Buffer-based event sink. Collects OperationEvent objects in memory; batch-inserts to operation_log (CH) and table_registry (SQL) on flush(). Accessed via ContextVar _oplog_collector.


Instrumentation Points

Implementation: aaiclick/data/operators.py, aaiclick/data/ingest.py, aaiclick/data/object.py, aaiclick/data/data_context.py

Each instrumentation is a 2-line addition: get collector from ContextVar, call record() if not None.

Location Operation kwargs
data_context.create_object() (none — registry only)
data_context.create_object_from_value() "create_from_value" {}
operators._apply_operator_db() "add", "sub", etc. {"left": left.table, "right": right.table}
operators._apply_aggregation() "sum", "mean", etc. {"source": source.table}
ingest.concat_objects_db() "concat" {"source_0": s0.table, "source_1": s1.table, ...}
ingest.insert_objects_db() "insert" {"source": src.table, "target": tgt.table}
object.Object.copy() "copy" {"source": self.table}

create_object() only calls record_table() (populates table_registry), not record(), to avoid double-counting — higher-level functions record the operation that produced the table.


Graph Queries

Implementation: aaiclick/oplog/lineage.py — see backward_oplog(), forward_oplog(), oplog_subgraph(), OplogGraph.to_prompt_context()

Graph traversal over operation_log. backward_oplog() traces upstream lineage via recursive CTE. OplogGraph.to_prompt_context() formats the graph as plain text for LLM consumption.


Table Lifecycle & Cleanup ✅ IMPLEMENTED

Implementation: aaiclick/oplog/cleanup.py — see lineage_aware_drop(), aaiclick/orchestration/background/background_worker.py — see BackgroundWorker._cleanup_unreferenced_tables() and BackgroundWorker._cleanup_expired_jobs()

All cleanup is job-driven. The per-job preservation_mode gates what cleanup does:

Mode Cleanup behavior
NONE Drop unpinned tables as soon as refs fall to zero (default).
FULL Skip the drop entirely — tables live until the job TTL expires.

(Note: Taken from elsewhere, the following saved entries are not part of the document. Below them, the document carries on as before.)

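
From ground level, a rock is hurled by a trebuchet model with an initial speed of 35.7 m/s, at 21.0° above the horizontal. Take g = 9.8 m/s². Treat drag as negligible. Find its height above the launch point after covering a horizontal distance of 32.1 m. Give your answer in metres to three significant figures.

7.78 m

Resolve: vₓ = 35.70 cos 21.0° = 33.33 m/s and v_y0 = 35.70 sin 21.0° = 12.79 m/s.
x = vₓ t ⇒ t = 32.1/33.33 = 0.9631 s.
Height: y = v_y0 t − ½ g t² = 12.79 × 0.9631 − 4.900 × 0.9631² = 12.32 − 4.545 = 7.777 m.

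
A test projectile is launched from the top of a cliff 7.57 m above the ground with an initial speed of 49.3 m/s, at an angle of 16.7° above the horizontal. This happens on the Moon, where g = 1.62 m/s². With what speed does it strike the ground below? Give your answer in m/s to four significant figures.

Horizontal component vₓ = 49.30 cos 16.7° = 47.22 m/s; vertical v_y0 = 49.30 sin 16.7° = 14.17 m/s.
The projectile lands when y = 7.57 + (14.17) t − ½·1.62·t² = 0. Positive root: t = (14.17 + √(14.17² + 2·1.62·7.57)) / 1.62 = (14.17 + 15.01) / 1.62 = 18.01 s.
Vertical velocity at impact: v_y = v_y0 − g t = 14.17 − 1.62 × 18.01 = −15.01 m/s.
Speed: |v| = √(vₓ² + v_y²) = √(47.22² + 15.01²) = 49.55 m/s.

49.55 m/s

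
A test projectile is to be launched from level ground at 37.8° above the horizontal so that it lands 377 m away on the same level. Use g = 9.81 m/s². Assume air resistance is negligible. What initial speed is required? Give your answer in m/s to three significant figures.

On level ground R = v₀² sin 2θ / g ⇒ v₀ = √(gR / sin 2θ).
v₀ = √(9.81 × 377 / sin 75.60°) = √(3698 / 0.9686) = √3818.3 = 61.79 m/s.

61.8 m/s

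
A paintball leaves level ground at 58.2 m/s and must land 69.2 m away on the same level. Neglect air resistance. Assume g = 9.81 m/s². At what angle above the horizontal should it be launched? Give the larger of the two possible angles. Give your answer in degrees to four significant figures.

84.22°

From R = (v₀²/g) sin 2θ: sin 2θ = 9.81 × 69.2 / 3387.2 = 0.2004.
2θ = 11.56° or 180° − 11.56° = 168.4°, so θ = 5.781° or 84.22°.
The larger angle is 84.22°.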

BackgroundWorker._cleanup_expired_jobs() deletes all job data (CH tables, oplog entries, SQL metadata) for jobs completed more than AAICLICK_JOB_TTL_DAYS ago.


Environment Variables

Variable Default Description
AAICLICK_JOB_TTL_DAYS 90 Days after job completion before all job data is deleted.
AAICLICK_DEFAULT_PRESERVATION_MODE NONE Default preservation mode for jobs that don't pass one explicitly. One of NONE, FULL.